Chinese counterfeits hurt Lafite
Some brands are finally beginning to fail in the Chinese market. The Lafite case is pretty typical. Enthusiastic pursuit towards Lafite in China began in the year 2000 and continued for the following 10 years as the price kept rising by 30% every year. Lafite became a sales legend in China but in July of 2011 , Lafite’s price started to fall. Looking into statistics, although its price experienced a small rebound, the overall decline was still more than 20% this year. What caused its recent failure? One is the existence of counterfeits on the Chinese market. Some media outlets reported that Lafite once produced 200,000 bottles of wine every year. Inexplicably however, the consumption of Chinese market was reported to be about 600,000 bottles a year. The other factor is sometimes inexplicable consumption behavior of Chinese consumers. A lack of knowledge of red wines resulted in a common perception of ”the higher the price, the better quality.” Among imported wines, the prices of once highly touted wines plummeted in recent years and some red wine prices dropped more than 40%.
Foreign Luxury Cars
The idea also applies to the Chinese luxury car market. The thought that “the more expensive the car, the more appealing” is common in the Chinese luxury car market. A survey by the market research institutions—HIS Automotive—shows that, in 2010, China’s consumption of high-end car was 727,227 cars with this year’s number expected to reach 909,946. On the 2011 Shanghai International Auto Show, luxury cars were the hottest products. Despite the startling prices, nearly all luxury cars got sold out in a short time. Within just a day, several customers requested to purchase a package priced at $150 million. Recently, Bugatti promoted a new luxury car under the cooperation with Hermès : Bugatti Veyron Fbgpar Hermès. The 24.5 million yuan luxury car was sold within two hours after its appearance on The Beijing Auto Show this year. The situation shows that in Chinese market, luxury cars should emphasis how to appeal to top customers instead of worrying about social awareness.

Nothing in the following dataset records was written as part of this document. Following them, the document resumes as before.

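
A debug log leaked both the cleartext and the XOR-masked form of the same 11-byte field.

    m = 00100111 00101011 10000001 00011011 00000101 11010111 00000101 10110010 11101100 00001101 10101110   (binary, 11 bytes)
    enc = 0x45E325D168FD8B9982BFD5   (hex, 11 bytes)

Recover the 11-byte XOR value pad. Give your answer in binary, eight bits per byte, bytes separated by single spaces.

Since enc = m ⊕ pad, XORing both sides with m gives pad = m ⊕ enc.
byte 0:  39 XOR  69 =  98
byte 1:  43 XOR 227 = 200
byte 2: 129 XOR  37 = 164
byte 3:  27 XOR 209 = 202
byte 4:   5 XOR 104 = 109
byte 5: 215 XOR 253 =  42
byte 6:   5 XOR 139 = 142
byte 7: 178 XOR 153 =  43
byte 8: 236 XOR 130 = 110
byte 9:  13 XOR 191 = 178
byte 10: 174 XOR 213 = 123

01100010 11001000 10100100 11001010 01101101 00101010 10001110 00101011 01101110 10110010 01111011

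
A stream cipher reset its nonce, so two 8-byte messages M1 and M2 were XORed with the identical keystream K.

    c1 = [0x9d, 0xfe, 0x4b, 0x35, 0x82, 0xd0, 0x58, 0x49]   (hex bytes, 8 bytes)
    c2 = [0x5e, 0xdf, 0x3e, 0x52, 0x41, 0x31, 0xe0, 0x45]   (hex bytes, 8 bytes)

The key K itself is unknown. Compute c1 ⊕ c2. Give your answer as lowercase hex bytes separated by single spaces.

c1 ⊕ c2 = (M1 ⊕ K) ⊕ (M2 ⊕ K) = M1 ⊕ M2 — the shared key cancels under XOR.
10011101 xor 01011110 = 11000011
11111110 xor 11011111 = 00100001
01001011 xor 00111110 = 01110101
00110101 xor 01010010 = 01100111
10000010 xor 01000001 = 11000011
11010000 xor 00110001 = 11100001
01011000 xor 11100000 = 10111000
01001001 xor 01000101 = 00001100

c3 21 75 67 c3 e1 b8 0c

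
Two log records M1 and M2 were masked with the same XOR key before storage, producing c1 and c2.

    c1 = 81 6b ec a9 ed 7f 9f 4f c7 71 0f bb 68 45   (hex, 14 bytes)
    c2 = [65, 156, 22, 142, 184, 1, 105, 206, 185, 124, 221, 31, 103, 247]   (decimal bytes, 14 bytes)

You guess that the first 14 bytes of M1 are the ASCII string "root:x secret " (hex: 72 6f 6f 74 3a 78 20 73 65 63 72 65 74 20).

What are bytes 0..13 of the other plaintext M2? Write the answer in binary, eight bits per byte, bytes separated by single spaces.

First, c1 ⊕ c2 = (M1 ⊕ K) ⊕ (M2 ⊕ K) = M1 ⊕ M2, so the key drops out. Then M2 = (M1 ⊕ M2) ⊕ M1 over the first 14 bytes.
byte 0: (81 xor 41) xor 72 = c0 xor 72 = b2
byte 1: (6b xor 9c) xor 6f = f7 xor 6f = 98
byte 2: (ec xor 16) xor 6f = fa xor 6f = 95
byte 3: (a9 xor 8e) xor 74 = 27 xor 74 = 53
byte 4: (ed xor b8) xor 3a = 55 xor 3a = 6f
byte 5: (7f xor 01) xor 78 = 7e xor 78 = 06
byte 6: (9f xor 69) xor 20 = f6 xor 20 = d6
byte 7: (4f xor ce) xor 73 = 81 xor 73 = f2
byte 8: (c7 xor b9) xor 65 = 7e xor 65 = 1b
byte 9: (71 xor 7c) xor 63 = 0d xor 63 = 6e
byte 10: (0f xor dd) xor 72 = d2 xor 72 = a0
byte 11: (bb xor 1f) xor 65 = a4 xor 65 = c1
byte 12: (68 xor 67) xor 74 = 0f xor 74 = 7b
byte 13: (45 xor f7) xor 20 = b2 xor 20 = 92

10110010 10011000 10010101 01010011 01101111 00000110 11010110 11110010 00011011 01101110 10100000 11000001 01111011 10010010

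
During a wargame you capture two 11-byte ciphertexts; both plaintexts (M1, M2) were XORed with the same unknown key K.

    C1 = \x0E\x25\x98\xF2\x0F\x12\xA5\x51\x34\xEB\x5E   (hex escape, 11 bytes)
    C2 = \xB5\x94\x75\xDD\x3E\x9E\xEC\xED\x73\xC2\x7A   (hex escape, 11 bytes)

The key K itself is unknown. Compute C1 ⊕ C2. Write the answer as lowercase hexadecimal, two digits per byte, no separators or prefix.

C1 ⊕ C2 = (M1 ⊕ K) ⊕ (M2 ⊕ K) = M1 ⊕ M2 — the shared key cancels under XOR.
0e ^ b5 = bb
25 ^ 94 = b1
98 ^ 75 = ed
f2 ^ dd = 2f
0f ^ 3e = 31
12 ^ 9e = 8c
a5 ^ ec = 49
51 ^ ed = bc
34 ^ 73 = 47
eb ^ c2 = 29
5e ^ 7a = 24

bbb1ed2f318c49bc472924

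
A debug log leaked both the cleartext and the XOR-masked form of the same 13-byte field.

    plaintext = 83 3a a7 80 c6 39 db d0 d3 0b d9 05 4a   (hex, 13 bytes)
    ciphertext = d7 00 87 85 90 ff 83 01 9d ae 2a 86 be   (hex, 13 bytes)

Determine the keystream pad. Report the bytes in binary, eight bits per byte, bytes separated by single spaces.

Since ciphertext = plaintext ⊕ pad, XORing both sides with plaintext gives pad = plaintext ⊕ ciphertext.
83 xor d7 = 54
3a xor 00 = 3a
a7 xor 87 = 20
80 xor 85 = 05
c6 xor 90 = 56
39 xor ff = c6
db xor 83 = 58
d0 xor 01 = d1
d3 xor 9d = 4e
0b xor ae = a5
d9 xor 2a = f3
05 xor 86 = 83
4a xor be = f4

01010100 00111010 00100000 00000101 01010110 11000110 01011000 11010001 01001110 10100101 11110011 10000011 11110100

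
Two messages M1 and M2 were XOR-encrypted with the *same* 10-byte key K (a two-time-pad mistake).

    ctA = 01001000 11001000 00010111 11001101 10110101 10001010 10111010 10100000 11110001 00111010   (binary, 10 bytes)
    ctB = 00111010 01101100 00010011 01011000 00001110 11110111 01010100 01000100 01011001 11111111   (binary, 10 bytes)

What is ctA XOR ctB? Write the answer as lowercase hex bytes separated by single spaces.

72 a4 04 95 bb 7d ee e4 a8 c5

ctA ⊕ ctB = (M1 ⊕ K) ⊕ (M2 ⊕ K) = M1 ⊕ M2 — the shared key cancels under XOR.
byte 0: 48 XOR 3a = 72
byte 1: c8 XOR 6c = a4
byte 2: 17 XOR 13 = 04
byte 3: cd XOR 58 = 95
byte 4: b5 XOR 0e = bb
byte 5: 8a XOR f7 = 7d
byte 6: ba XOR 54 = ee
byte 7: a0 XOR 44 = e4
byte 8: f1 XOR 59 = a8
byte 9: 3a XOR ff = c5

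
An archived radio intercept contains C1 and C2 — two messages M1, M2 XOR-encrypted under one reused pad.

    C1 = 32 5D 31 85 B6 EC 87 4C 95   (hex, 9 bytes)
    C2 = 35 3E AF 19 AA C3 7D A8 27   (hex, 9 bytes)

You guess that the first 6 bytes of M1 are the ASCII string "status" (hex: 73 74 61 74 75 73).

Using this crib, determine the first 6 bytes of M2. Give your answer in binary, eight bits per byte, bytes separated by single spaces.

01110100 00010111 11111111 11101000 01101001 01011100

First, C1 ⊕ C2 = (M1 ⊕ K) ⊕ (M2 ⊕ K) = M1 ⊕ M2, so the key drops out. Then M2 = (M1 ⊕ M2) ⊕ M1 over the first 6 bytes.
byte 0: (32 ^ 35) ^ 73 = 07 ^ 73 = 74
byte 1: (5d ^ 3e) ^ 74 = 63 ^ 74 = 17
byte 2: (31 ^ af) ^ 61 = 9e ^ 61 = ff
byte 3: (85 ^ 19) ^ 74 = 9c ^ 74 = e8
byte 4: (b6 ^ aa) ^ 75 = 1c ^ 75 = 69
byte 5: (ec ^ c3) ^ 73 = 2f ^ 73 = 5c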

Finding a Chinese enterprises to purchase their brands is another way for luxury brands to enter Chinese market. Once facing bankruptcy, Italian yacht maker Ferretti Group has become the latest purchase by Chinese investors with a taste for luxury. However, this relationship comes with a challenge: preserving the brand’s mystique as financial backing is provided by owners from a country with little reputation for luxury. Ferretti’s new owner is China’s state-controlled Shandong Heavy Industry Group Co., whose businesses include making bulldozers.The solution is to focus on what each side knows best, says Lamberto Tacoli. At the same time, he said, the company is aware of Ferretti’s historical value and intends to preserve its Italian culture. ‘They know logistics very well, and we know how to sell yachts and a luxury lifestyle that people want,’ Mr. Tacoli said.